Seattle reporter shares his Christmas in Newtown

Dec 26, 2012, 11:57 AM | Updated: 1:22 pm

Seattle reporter Casey McNerthney told the Ross and Burbank Show of the devastating pain and...

Seattle reporter Casey McNerthney told the Ross and Burbank Show of the devastating pain and remarkable hope and love he's experienced covering the Newtown school shooting over Christmas. (AP image)

(AP image)

Seattle native Casey McNerthney is spending his first Christmas away from home.
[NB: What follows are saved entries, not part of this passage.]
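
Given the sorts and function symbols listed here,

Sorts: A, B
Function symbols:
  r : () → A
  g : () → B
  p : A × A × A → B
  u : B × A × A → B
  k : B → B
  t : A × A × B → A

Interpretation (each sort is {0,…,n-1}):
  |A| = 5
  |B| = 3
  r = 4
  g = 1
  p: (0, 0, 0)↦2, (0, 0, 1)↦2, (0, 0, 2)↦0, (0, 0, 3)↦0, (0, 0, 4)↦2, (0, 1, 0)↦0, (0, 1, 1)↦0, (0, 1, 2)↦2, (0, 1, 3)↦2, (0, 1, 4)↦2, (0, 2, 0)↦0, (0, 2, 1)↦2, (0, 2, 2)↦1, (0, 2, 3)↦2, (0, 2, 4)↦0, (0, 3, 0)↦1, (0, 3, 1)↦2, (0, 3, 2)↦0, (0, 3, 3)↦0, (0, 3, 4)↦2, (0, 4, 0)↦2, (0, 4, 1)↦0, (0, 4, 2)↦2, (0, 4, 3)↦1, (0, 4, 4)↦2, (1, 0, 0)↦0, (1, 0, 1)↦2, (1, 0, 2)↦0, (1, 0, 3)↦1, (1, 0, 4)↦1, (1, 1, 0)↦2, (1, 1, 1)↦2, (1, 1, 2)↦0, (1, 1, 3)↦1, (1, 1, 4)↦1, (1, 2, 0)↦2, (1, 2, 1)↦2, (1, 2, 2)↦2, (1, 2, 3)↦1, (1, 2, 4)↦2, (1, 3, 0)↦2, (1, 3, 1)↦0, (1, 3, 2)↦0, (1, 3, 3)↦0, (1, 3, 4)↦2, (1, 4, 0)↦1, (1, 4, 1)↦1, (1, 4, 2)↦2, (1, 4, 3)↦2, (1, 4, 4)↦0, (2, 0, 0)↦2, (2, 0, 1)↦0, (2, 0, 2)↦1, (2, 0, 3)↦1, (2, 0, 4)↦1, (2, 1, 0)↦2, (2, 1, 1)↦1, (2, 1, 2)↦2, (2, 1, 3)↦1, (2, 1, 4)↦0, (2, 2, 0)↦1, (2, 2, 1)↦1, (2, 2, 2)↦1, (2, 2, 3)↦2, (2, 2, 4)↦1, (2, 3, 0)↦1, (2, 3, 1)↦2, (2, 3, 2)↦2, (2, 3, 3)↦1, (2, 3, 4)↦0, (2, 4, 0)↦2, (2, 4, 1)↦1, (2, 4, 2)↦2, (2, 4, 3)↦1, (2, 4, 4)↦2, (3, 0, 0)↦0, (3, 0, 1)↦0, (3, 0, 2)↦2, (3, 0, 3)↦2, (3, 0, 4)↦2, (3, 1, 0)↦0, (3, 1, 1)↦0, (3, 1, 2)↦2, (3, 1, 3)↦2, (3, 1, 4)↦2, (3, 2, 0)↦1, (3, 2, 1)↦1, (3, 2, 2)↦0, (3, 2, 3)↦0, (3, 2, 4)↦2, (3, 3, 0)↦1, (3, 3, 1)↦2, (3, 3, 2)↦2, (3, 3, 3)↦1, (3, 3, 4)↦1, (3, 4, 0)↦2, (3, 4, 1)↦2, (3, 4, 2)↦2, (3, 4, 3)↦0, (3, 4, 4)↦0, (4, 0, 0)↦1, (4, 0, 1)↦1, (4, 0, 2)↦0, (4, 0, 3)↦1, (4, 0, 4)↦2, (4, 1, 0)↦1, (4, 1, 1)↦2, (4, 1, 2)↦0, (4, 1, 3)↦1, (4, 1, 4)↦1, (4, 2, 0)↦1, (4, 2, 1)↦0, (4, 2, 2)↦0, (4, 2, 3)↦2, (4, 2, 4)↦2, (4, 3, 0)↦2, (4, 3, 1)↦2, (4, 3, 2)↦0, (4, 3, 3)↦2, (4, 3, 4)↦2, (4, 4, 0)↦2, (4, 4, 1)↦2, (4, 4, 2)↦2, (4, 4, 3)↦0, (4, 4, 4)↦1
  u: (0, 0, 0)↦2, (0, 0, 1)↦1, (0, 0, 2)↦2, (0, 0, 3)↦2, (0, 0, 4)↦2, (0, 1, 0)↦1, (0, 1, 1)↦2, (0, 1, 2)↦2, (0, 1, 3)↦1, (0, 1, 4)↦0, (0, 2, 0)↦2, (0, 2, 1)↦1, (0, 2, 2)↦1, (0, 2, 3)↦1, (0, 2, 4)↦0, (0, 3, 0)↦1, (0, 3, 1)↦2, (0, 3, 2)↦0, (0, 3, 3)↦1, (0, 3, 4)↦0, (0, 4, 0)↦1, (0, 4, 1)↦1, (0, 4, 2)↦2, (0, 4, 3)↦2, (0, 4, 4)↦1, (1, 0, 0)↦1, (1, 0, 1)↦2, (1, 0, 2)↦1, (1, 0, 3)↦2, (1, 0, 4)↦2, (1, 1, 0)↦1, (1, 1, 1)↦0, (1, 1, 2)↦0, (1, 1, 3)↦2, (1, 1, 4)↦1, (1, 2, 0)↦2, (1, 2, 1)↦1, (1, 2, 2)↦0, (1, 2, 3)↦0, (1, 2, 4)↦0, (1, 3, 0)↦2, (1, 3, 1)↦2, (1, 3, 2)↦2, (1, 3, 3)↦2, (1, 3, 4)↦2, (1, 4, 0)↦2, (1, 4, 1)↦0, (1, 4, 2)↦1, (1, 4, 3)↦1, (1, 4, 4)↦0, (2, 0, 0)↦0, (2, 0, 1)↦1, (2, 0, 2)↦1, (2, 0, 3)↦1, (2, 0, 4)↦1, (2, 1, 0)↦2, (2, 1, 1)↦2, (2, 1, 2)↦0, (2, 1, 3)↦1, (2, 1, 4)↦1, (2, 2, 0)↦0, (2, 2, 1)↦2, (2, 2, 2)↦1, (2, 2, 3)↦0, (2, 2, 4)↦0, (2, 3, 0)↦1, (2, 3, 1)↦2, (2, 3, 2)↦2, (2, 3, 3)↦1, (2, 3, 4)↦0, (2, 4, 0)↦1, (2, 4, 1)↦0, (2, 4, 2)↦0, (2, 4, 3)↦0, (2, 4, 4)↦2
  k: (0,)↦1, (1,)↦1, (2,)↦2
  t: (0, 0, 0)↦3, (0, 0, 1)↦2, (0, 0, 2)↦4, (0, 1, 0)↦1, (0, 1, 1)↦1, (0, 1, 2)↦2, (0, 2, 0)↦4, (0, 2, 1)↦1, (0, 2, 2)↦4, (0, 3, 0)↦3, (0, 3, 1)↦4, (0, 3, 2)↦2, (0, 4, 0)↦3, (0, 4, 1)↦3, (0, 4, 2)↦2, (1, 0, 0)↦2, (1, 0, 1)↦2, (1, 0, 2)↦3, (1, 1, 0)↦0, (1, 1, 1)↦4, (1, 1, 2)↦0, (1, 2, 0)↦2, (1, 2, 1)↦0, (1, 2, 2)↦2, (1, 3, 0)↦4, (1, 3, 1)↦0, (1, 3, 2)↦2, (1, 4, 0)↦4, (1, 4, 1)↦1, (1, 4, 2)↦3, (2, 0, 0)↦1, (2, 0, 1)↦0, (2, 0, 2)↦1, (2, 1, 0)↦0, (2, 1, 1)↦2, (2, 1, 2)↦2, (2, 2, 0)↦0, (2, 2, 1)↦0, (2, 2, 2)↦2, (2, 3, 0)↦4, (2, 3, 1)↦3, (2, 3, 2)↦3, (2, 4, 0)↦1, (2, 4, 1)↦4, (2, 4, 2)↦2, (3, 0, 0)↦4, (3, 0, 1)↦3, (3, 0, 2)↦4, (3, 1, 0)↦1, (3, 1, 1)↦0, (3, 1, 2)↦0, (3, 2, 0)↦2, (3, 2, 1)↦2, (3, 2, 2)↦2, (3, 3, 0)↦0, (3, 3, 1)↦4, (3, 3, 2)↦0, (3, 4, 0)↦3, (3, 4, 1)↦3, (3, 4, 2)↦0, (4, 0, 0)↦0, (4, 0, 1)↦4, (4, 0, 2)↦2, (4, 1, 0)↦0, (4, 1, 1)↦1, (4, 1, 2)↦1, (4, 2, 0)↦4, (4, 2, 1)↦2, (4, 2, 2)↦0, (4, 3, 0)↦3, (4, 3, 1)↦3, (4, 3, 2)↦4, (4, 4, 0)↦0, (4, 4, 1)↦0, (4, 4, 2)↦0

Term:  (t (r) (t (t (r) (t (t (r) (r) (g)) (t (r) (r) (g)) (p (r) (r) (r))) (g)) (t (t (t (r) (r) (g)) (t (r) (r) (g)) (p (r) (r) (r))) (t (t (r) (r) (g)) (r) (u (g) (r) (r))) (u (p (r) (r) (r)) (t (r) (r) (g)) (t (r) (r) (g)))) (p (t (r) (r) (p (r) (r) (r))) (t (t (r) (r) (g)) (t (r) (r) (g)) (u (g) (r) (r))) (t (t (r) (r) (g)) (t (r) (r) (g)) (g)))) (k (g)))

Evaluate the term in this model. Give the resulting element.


value = 0

  r = 4
  r = 4
  r = 4
  r = 4
  g = 1
  (t (r) (r) (g)) = t(4, 4, 1) = 0
  r = 4
  r = 4
  g = 1
  (t (r) (r) (g)) = t(4, 4, 1) = 0
  r = 4
  r = 4
  r = 4
  (p (r) (r) (r)) = p(4, 4, 4) = 1
  (t (t (r) (r) (g)) (t (r) (r) (g)) (p (r) (r) (r))) = t(0, 0, 1) = 2
  g = 1
  (t (r) (t (t (r) (r) (g)) (t (r) (r) (g)) (p (r) (r) (r))) (g)) = t(4, 2, 1) = 2
  r = 4
  r = 4
  g = 1
  (t (r) (r) (g)) = t(4, 4, 1) = 0
  r = 4
  r = 4
  g = 1
  (t (r) (r) (g)) = t(4, 4, 1) = 0
  r = 4
  r = 4
  r = 4
  (p (r) (r) (r)) = p(4, 4, 4) = 1
  (t (t (r) (r) (g)) (t (r) (r) (g)) (p (r) (r) (r))) = t(0, 0, 1) = 2
  r = 4
  r = 4
  g = 1
  (t (r) (r) (g)) = t(4, 4, 1) = 0
  r = 4
  g = 1
  r = 4
  r = 4
  (u (g) (r) (r)) = u(1, 4, 4) = 0
  (t (t (r) (r) (g)) (r) (u (g) (r) (r))) = t(0, 4, 0) = 3
  r = 4
  r = 4
  r = 4
  (p (r) (r) (r)) = p(4, 4, 4) = 1
  r = 4
  r = 4
  g = 1
  (t (r) (r) (g)) = t(4, 4, 1) = 0
  r = 4
  r = 4
  g = 1
  (t (r) (r) (g)) = t(4, 4, 1) = 0
  (u (p (r) (r) (r)) (t (r) (r) (g)) (t (r) (r) (g))) = u(1, 0, 0) = 1
  (t (t (t (r) (r) (g)) (t (r) (r) (g)) (p (r) (r) (r))) (t (t (r) (r) (g)) (r) (u (g) (r) (r))) (u (p (r) (r) (r)) (t (r) (r) (g)) (t (r) (r) (g)))) = t(2, 3, 1) = 3
  r = 4
  r = 4
  r = 4
  r = 4
  r = 4
  (p (r) (r) (r)) = p(4, 4, 4) = 1
  (t (r) (r) (p (r) (r) (r))) = t(4, 4, 1) = 0
  r = 4
  r = 4
  g = 1
  (t (r) (r) (g)) = t(4, 4, 1) = 0
  r = 4
  r = 4
  g = 1
  (t (r) (r) (g)) = t(4, 4, 1) = 0
  g = 1
  r = 4
  r = 4
  (u (g) (r) (r)) = u(1, 4, 4) = 0
  (t (t (r) (r) (g)) (t (r) (r) (g)) (u (g) (r) (r))) = t(0, 0, 0) = 3
  r = 4
  r = 4
  g = 1
  (t (r) (r) (g)) = t(4, 4, 1) = 0
  r = 4
  r = 4
  g = 1
  (t (r) (r) (g)) = t(4, 4, 1) = 0
  g = 1
  (t (t (r) (r) (g)) (t (r) (r) (g)) (g)) = t(0, 0, 1) = 2
  (p (t (r) (r) (p (r) (r) (r))) (t (t (r) (r) (g)) (t (r) (r) (g)) (u (g) (r) (r))) (t (t (r) (r) (g)) (t (r) (r) (g)) (g))) = p(0, 3, 2) = 0
  (t (t (r) (t (t (r) (r) (g)) (t (r) (r) (g)) (p (r) (r) (r))) (g)) (t (t (t (r) (r) (g)) (t (r) (r) (g)) (p (r) (r) (r))) (t (t (r) (r) (g)) (r) (u (g) (r) (r))) (u (p (r) (r) (r)) (t (r) (r) (g)) (t (r) (r) (g)))) (p (t (r) (r) (p (r) (r) (r))) (t (t (r) (r) (g)) (t (r) (r) (g)) (u (g) (r) (r))) (t (t (r) (r) (g)) (t (r) (r) (g)) (g)))) = t(2, 3, 0) = 4
  g = 1
  (k (g)) = k(1,) = 1
  (t (r) (t (t (r) (t (t (r) (r) (g)) (t (r) (r) (g)) (p (r) (r) (r))) (g)) (t (t (t (r) (r) (g)) (t (r) (r) (g)) (p (r) (r) (r))) (t (t (r) (r) (g)) (r) (u (g) (r) (r))) (u (p (r) (r) (r)) (t (r) (r) (g)) (t (r) (r) (g)))) (p (t (r) (r) (p (r) (r) (r))) (t (t (r) (r) (g)) (t (r) (r) (g)) (u (g) (r) (r))) (t (t (r) (r) (g)) (t (r) (r) (g)) (g)))) (k (g))) = t(4, 4, 1) = 0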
It couldn’t be more emotional as the Seattle PI reporter files dispatches from heartbroken Newtown, Conn. in the aftermath of the horrific Sandy Point Elementary School shooting.

McNerthney is one of a handful of reporters from the Hearst newspaper group, owner of the PI, sent to Newtown to give some of the company’s reporters who’ve been covering the story since the shooting Dec. 14 a break.

“The staff here has been doing great stuff but they were working around the clock so we kind of came to help out and see what we could do,” McNerthney told KIRO Radio’s Ross and Burbank Show in an interview with guest host David Boze.

At first, it was a tough choice, but after speaking with family he decided he would volunteer to help others enjoy the holiday.

“It’s nice to have an understanding family,” he said. “I also figured it’s easier for a guy who doesn’t have any kids, who’s relatively young to go out there so somebody else doesn’t have to.”

It’s been the most difficult assignment of his career. Nothing could prepare McNerthney for the pain and sadness he would encounter everywhere he went in the small town, like the persistent tears.

“They’re the kind of cries you only see when a child or parent dies. That’s been tough to be around.”

He wasn’t immune. The emotion hit home as he stood outside one of the many funeral services for the young victims, and was suddenly overcome with tears himself.

“It was awful. The worst part about it was – you can’t do anything. There’s nothing in the world that would make these parents feel better than having their daughter back and I think that’s why it was so terrible: You realize there’s nothing you can do,” he recounted tearfully.

One of the big challenges is knowing many locals don’t want him there. He’d seen the stories of townspeople berating reporters and demanding the throngs leave town. He admitted he’d likely feel the same way if he were in their shoes, but he just tried to be kind and compassionate while still doing his job.

“You never want to be intrusive and I realize by circumstance you are. You just kind of acknowledge, ‘I realize you don’t want me here and I understand it.’ People may not talk to you but they’ll still be very nice to you, which is pretty neat,” he said.

Some of those people have gone out of their way to make him feel welcome. After mentioning he was away from Seattle for the holiday, several even invited him to their homes for Christmas dinner.

“You also see some remarkably positive things and some really loving people out here,” he said.

He’s seen the outpouring of love from all over the world. Donations and volunteers continue to pour in. He was particularly moved by a group that arrived in town just before Midnight on Christmas to hang a banner from City Hall.

McNerthney said he’s also been moved by strength and kindness of the families who’ve suffered the most. He said some parents even baked their daughter’s favorite cupcakes and gave them to everyone who attended a memorial service after the young girl’s burial, even the reporters.

“It is incredible that you’re greeted with such kindness by the people there. It shows that not even an unspeakable act of evil can squash that human spirit,” said Boze.